Starting her car, she drove the remaining short distance to the office and parked in her spot. Taking a deep breath, she exited the car and beeped it shut. For the first time ever, the sight of her red-and-white MINI Cooper didn’t bring a smile to her face.

“That bad, huh?” she asked herself wryly as she turned toward the entrance to the building.

She blinked as a startling vision almost plowed in to her.

“Careful!” the woman said, pursing hot pink lips. Delaney’s gaze swept from the woman’s honey-blond mane of tangled hair past impossibly blue eyes, cute little ski-jump nose and neon mouth, only to come to a grinding halt on the woman’s truly spectacular breasts. Whoa! They were so large and so tightly outlined by a white tank top that Delaney could barely pull her gaze away. And she was a woman! She felt a small stab of pity for the male of species. Against breasts like these, most men were powerless.

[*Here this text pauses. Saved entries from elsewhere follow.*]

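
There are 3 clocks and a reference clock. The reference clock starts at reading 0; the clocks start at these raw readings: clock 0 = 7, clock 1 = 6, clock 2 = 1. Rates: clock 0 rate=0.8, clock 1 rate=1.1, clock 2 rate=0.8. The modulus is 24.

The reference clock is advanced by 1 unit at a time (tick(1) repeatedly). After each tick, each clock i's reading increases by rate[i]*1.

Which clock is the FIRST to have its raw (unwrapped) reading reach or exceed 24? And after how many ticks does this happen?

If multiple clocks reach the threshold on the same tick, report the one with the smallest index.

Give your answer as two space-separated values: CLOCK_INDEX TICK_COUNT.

Answer: 1 17

Derivation:
clock 0: start=7, rate=0.8, needs 24-7 = 17; ticks = ceil(17/0.8) = ceil(21.2500) = 22; reading at tick 22 = 7 + 0.8*22 = 24.6000
clock 1: start=6, rate=1.1, needs 24-6 = 18; ticks = ceil(18/1.1) = ceil(16.3636) = 17; reading at tick 17 = 6 + 1.1*17 = 24.7000
clock 2: start=1, rate=0.8, needs 24-1 = 23; ticks = ceil(23/0.8) = ceil(28.7500) = 29; reading at tick 29 = 1 + 0.8*29 = 24.2000
Minimum tick count = 17; winners = [1]; smallest index = 1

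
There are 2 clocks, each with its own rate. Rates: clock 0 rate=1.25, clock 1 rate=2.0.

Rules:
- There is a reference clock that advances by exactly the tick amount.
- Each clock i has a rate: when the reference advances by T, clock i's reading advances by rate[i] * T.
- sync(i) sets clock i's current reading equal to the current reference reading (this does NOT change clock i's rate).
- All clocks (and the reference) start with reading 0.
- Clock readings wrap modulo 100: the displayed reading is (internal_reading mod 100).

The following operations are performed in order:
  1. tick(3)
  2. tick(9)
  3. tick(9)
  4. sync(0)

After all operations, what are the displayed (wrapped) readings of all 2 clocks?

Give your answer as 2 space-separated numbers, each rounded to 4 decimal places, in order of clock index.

Answer: 21.0000 42.0000

Derivation:
After op 1 tick(3): ref=3.0000 raw=[3.7500 6.0000]
After op 2 tick(9): ref=12.0000 raw=[15.0000 24.0000]
After op 3 tick(9): ref=21.0000 raw=[26.2500 42.0000]
After op 4 sync(0): ref=21.0000 raw=[21.0000 42.0000]
Wrap final raw readings (mod 100): 21.0000 mod 100 = 21.0000; 42.0000 mod 100 = 42.0000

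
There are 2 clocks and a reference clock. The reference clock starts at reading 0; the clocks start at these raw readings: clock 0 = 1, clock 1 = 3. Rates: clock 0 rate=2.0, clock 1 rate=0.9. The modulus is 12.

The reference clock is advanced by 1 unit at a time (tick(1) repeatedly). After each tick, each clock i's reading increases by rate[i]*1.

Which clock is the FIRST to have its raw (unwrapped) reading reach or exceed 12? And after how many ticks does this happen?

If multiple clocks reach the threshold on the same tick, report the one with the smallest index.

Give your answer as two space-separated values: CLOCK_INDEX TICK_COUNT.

Answer: 0 6

Derivation:
clock 0: start=1, rate=2.0, needs 12-1 = 11; ticks = ceil(11/2.0) = ceil(5.5000) = 6; reading at tick 6 = 1 + 2.0*6 = 13.0000
clock 1: start=3, rate=0.9, needs 12-3 = 9; ticks = ceil(9/0.9) = ceil(10.0000) = 10; reading at tick 10 = 3 + 0.9*10 = 12.0000
Minimum tick count = 6; winners = [0]; smallest index = 0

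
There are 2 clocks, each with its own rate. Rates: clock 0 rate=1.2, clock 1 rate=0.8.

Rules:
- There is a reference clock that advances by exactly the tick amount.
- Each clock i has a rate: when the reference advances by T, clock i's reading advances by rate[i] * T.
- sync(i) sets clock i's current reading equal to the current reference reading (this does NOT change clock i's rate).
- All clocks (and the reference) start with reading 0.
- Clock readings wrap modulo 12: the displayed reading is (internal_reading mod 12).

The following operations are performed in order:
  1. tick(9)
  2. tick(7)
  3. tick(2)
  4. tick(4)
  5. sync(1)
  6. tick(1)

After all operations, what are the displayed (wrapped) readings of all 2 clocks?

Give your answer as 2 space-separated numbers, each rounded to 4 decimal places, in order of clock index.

After op 1 tick(9): ref=9.0000 raw=[10.8000 7.2000]
After op 2 tick(7): ref=16.0000 raw=[19.2000 12.8000]
After op 3 tick(2): ref=18.0000 raw=[21.6000 14.4000]
After op 4 tick(4): ref=22.0000 raw=[26.4000 17.6000]
After op 5 sync(1): ref=22.0000 raw=[26.4000 22.0000]
After op 6 tick(1): ref=23.0000 raw=[27.6000 22.8000]
Wrap final raw readings (mod 12): 27.6000 mod 12 = 3.6000; 22.8000 mod 12 = 10.8000

Answer: 3.6000 10.8000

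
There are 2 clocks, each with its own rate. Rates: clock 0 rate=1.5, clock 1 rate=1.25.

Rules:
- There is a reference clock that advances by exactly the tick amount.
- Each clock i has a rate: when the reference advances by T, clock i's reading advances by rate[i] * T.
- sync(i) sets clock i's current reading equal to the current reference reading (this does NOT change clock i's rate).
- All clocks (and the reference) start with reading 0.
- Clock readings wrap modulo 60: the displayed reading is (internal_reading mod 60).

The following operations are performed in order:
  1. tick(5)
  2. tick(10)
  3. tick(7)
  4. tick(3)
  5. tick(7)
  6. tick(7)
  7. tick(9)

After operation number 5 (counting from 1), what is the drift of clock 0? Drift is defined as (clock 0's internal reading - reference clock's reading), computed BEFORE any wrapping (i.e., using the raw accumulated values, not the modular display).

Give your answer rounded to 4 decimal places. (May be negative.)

After op 1 tick(5): ref=5.0000 raw=[7.5000 6.2500]
After op 2 tick(10): ref=15.0000 raw=[22.5000 18.7500]
After op 3 tick(7): ref=22.0000 raw=[33.0000 27.5000]
After op 4 tick(3): ref=25.0000 raw=[37.5000 31.2500]
After op 5 tick(7): ref=32.0000 raw=[48.0000 40.0000]
Drift of clock 0 after op 5: 48.0000 - 32.0000 = 16.0000

Answer: 16.0000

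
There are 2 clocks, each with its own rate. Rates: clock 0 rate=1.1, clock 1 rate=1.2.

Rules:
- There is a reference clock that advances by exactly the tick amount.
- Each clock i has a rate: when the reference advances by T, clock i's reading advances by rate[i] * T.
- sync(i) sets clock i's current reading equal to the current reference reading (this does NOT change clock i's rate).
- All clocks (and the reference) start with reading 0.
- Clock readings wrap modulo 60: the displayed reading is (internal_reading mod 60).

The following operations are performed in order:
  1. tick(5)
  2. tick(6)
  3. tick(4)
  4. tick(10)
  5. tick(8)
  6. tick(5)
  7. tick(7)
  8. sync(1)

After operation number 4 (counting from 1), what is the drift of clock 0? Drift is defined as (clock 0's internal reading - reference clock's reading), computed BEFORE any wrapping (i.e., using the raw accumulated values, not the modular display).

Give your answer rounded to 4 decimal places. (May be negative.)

Answer: 2.5000

Derivation:
After op 1 tick(5): ref=5.0000 raw=[5.5000 6.0000]
After op 2 tick(6): ref=11.0000 raw=[12.1000 13.2000]
After op 3 tick(4): ref=15.0000 raw=[16.5000 18.0000]
After op 4 tick(10): ref=25.0000 raw=[27.5000 30.0000]
Drift of clock 0 after op 4: 27.5000 - 25.0000 = 2.5000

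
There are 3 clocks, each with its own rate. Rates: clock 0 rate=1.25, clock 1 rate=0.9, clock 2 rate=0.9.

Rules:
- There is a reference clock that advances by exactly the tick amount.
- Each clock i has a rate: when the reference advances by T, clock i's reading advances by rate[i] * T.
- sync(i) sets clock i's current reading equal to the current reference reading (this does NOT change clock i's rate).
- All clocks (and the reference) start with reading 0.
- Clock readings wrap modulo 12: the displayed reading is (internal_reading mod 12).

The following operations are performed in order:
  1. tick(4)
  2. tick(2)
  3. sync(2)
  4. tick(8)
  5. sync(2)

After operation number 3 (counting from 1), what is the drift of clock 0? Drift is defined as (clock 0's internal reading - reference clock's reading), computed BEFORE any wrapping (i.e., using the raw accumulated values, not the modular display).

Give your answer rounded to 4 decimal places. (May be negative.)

Answer: 1.5000

Derivation:
After op 1 tick(4): ref=4.0000 raw=[5.0000 3.6000 3.6000]
After op 2 tick(2): ref=6.0000 raw=[7.5000 5.4000 5.4000]
After op 3 sync(2): ref=6.0000 raw=[7.5000 5.4000 6.0000]
Drift of clock 0 after op 3: 7.5000 - 6.0000 = 1.5000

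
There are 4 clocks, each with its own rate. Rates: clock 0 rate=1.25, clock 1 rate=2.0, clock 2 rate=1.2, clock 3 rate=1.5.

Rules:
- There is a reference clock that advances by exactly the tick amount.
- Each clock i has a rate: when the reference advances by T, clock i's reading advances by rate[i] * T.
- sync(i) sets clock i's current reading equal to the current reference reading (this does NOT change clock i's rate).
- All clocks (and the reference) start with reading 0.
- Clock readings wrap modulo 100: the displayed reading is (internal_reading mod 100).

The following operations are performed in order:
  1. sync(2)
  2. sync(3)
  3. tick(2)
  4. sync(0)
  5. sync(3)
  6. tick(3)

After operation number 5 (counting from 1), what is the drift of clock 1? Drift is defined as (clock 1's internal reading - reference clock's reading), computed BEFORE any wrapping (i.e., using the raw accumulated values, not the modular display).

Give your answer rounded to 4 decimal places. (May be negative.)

After op 1 sync(2): ref=0.0000 raw=[0.0000 0.0000 0.0000 0.0000]
After op 2 sync(3): ref=0.0000 raw=[0.0000 0.0000 0.0000 0.0000]
After op 3 tick(2): ref=2.0000 raw=[2.5000 4.0000 2.4000 3.0000]
After op 4 sync(0): ref=2.0000 raw=[2.0000 4.0000 2.4000 3.0000]
After op 5 sync(3): ref=2.0000 raw=[2.0000 4.0000 2.4000 2.0000]
Drift of clock 1 after op 5: 4.0000 - 2.0000 = 2.0000

Answer: 2.0000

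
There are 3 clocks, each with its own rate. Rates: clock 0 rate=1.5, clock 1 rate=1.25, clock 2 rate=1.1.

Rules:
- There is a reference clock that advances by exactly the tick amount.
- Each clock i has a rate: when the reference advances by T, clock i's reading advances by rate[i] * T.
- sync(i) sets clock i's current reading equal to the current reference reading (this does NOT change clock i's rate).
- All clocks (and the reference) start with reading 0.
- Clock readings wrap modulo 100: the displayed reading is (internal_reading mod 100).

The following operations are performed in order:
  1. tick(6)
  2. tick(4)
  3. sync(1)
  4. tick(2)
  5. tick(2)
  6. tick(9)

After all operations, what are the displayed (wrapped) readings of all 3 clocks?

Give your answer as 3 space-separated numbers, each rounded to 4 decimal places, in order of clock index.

Answer: 34.5000 26.2500 25.3000

Derivation:
After op 1 tick(6): ref=6.0000 raw=[9.0000 7.5000 6.6000]
After op 2 tick(4): ref=10.0000 raw=[15.0000 12.5000 11.0000]
After op 3 sync(1): ref=10.0000 raw=[15.0000 10.0000 11.0000]
After op 4 tick(2): ref=12.0000 raw=[18.0000 12.5000 13.2000]
After op 5 tick(2): ref=14.0000 raw=[21.0000 15.0000 15.4000]
After op 6 tick(9): ref=23.0000 raw=[34.5000 26.2500 25.3000]
Wrap final raw readings (mod 100): 34.5000 mod 100 = 34.5000; 26.2500 mod 100 = 26.2500; 25.3000 mod 100 = 25.3000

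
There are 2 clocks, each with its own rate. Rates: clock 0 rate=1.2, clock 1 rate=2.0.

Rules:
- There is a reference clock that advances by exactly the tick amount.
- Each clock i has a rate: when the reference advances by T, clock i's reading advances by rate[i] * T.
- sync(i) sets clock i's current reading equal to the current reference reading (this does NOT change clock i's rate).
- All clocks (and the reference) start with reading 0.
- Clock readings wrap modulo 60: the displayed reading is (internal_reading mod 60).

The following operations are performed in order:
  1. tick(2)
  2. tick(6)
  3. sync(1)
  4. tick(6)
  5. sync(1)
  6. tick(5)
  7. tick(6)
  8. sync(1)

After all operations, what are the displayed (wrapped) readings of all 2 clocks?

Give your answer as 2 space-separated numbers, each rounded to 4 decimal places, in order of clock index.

After op 1 tick(2): ref=2.0000 raw=[2.4000 4.0000]
After op 2 tick(6): ref=8.0000 raw=[9.6000 16.0000]
After op 3 sync(1): ref=8.0000 raw=[9.6000 8.0000]
After op 4 tick(6): ref=14.0000 raw=[16.8000 20.0000]
After op 5 sync(1): ref=14.0000 raw=[16.8000 14.0000]
After op 6 tick(5): ref=19.0000 raw=[22.8000 24.0000]
After op 7 tick(6): ref=25.0000 raw=[30.0000 36.0000]
After op 8 sync(1): ref=25.0000 raw=[30.0000 25.0000]
Wrap final raw readings (mod 60): 30.0000 mod 60 = 30.0000; 25.0000 mod 60 = 25.0000

Answer: 30.0000 25.0000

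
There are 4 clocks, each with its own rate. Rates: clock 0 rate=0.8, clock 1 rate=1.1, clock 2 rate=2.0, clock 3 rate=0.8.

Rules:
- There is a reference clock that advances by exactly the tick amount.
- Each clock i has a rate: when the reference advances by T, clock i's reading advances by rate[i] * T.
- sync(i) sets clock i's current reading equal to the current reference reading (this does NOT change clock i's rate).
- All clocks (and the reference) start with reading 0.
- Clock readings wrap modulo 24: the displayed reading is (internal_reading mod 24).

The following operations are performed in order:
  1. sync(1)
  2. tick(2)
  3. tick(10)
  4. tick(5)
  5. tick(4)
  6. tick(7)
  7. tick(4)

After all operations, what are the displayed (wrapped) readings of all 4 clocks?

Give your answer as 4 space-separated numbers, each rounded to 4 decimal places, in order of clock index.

Answer: 1.6000 11.2000 16.0000 1.6000

Derivation:
After op 1 sync(1): ref=0.0000 raw=[0.0000 0.0000 0.0000 0.0000]
After op 2 tick(2): ref=2.0000 raw=[1.6000 2.2000 4.0000 1.6000]
After op 3 tick(10): ref=12.0000 raw=[9.6000 13.2000 24.0000 9.6000]
After op 4 tick(5): ref=17.0000 raw=[13.6000 18.7000 34.0000 13.6000]
After op 5 tick(4): ref=21.0000 raw=[16.8000 23.1000 42.0000 16.8000]
After op 6 tick(7): ref=28.0000 raw=[22.4000 30.8000 56.0000 22.4000]
After op 7 tick(4): ref=32.0000 raw=[25.6000 35.2000 64.0000 25.6000]
Wrap final raw readings (mod 24): 25.6000 mod 24 = 1.6000; 35.2000 mod 24 = 11.2000; 64.0000 mod 24 = 16.0000; 25.6000 mod 24 = 1.6000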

“Sorry,” she muttered, stepping aside to let the other woman pass.

Jessica Rabbit flashed a tight little smile before strutting away, ass wiggling in her high stiletto heels and short leather miniskirt, despite the fact that there was no one but Delaney to notice.

A true professional, Delaney thought, always committed to the cause.

She couldn’t imagine what it would be like to look like that and walk like that and behave like that. She and Jessica Rabbit might as well come from different planets. Delaney glanced down at her own slim, boyish figure. If the bra manufacturer was on the generous side with their measures, she was a B cup. But more often than not she was an A. And where the other woman’s waist swerved in and out again like the corner of a racetrack, her own body sort of ran straight down, sidestepping the need for such womanly accoutrements as an hourglass waist or childbearing hips. Narrowing her eyes, Delaney decided that she might rival the other woman in the legs department, however. She had a good four inches in height on Jessica, and much of that was leg. And she’d been told she had a nice ass, firm and small.

She sighed and pushed her bangs off her forehead. Why was she standing on the threshold of her business taking stock of herself like this?

Because you know what that woman was doing in this building, she told herself. Or, more accurately, who.